Heading toward the hospital, she used her wrist unit to shoot off a quick text to Roarke:

Got a little delayed. I’m heading toward the hospital to check on Daphne Strazza. Home after that. I’ve got a long night coming—sorry.

Even as she asked herself if she was taking time here better spent elsewhere, she navigated the now-familiar route to Daphne’s room. She found her—white pajamas and robe, hair groomed—standing with Del Nobel.

“Lieutenant. Jacko’s keeps sending food. I’m trying to convince Dr. Nobel to take a share of today’s chicken Alfredo. It’s wonderful.”

“You look good. Stronger.”

“The nurse—Rhoda—she convinced me to, well, clean up a little. I do feel better. They said I can leave tomorrow, but—” She pressed her lips together, looked pleadingly at Del.

“I can stretch it another day, but it’d be good for you to get out of here.”
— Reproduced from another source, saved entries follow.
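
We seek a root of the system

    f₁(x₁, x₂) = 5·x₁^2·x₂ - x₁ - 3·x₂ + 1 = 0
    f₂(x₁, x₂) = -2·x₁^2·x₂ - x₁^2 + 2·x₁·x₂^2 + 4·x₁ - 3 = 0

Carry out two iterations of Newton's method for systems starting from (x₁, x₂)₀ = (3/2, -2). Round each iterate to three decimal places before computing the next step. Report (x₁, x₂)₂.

At (3/2, -2): F = (-17.000, 21.750).
Jacobian J = [[10·x₁·x₂ - 1, 5·x₁^2 - 3], [-4·x₁·x₂ - 2·x₁ + 2·x₂^2 + 4, -2·x₁^2 + 4·x₁·x₂]].
At the point, J = [[-31.000, 8.250], [21.000, -16.500]] (det J = 338.250).
Solving J·Δ = −F gives Δ = (-0.299, 0.938).
Then the next iterate is (x₁, x₂)₁ = (1.201, -1.062).
Round to (1.201, -1.062) and repeat: F = (-4.67415, 6.13434), J = [[-13.75462, 4.21201], [8.95554, -7.98665]].
Δ = (-0.159, 0.589), so (x₁, x₂)₂ = (1.042, -0.473).

(1.042, -0.473)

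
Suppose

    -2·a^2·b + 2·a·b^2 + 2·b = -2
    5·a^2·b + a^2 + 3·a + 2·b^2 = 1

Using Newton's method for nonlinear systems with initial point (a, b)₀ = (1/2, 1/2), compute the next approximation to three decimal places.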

“I just don’t know where … My husband’s lawyer came by to see me. He was very, very kind. He gave me a debit card, for expenses until … until everything’s settled. I just can’t go back to that house. I just can’t go back there.”

As if her legs had given out, she sat.

“I can sell the house whenever Mr. Wythe says I can do that, but I can’t go back there.”

“Do you remember anything else?”

Daphne shook her head, but her fingers twisted together, and her eyes cut away.

“Do you remember walking outside?”

The fingers untwisted. Daphne looked at Eve. “No. I don’t. Not even like a dream. Dr. Mira said she’d come here tomorrow. If I’m not here—”

“She’ll come wherever you are,” Eve told her. “Mr. Wythe told me you’re allowed to get a hotel, and whatever you need. I can get you a room at the Palace. I can make sure you’re safe and secure there.”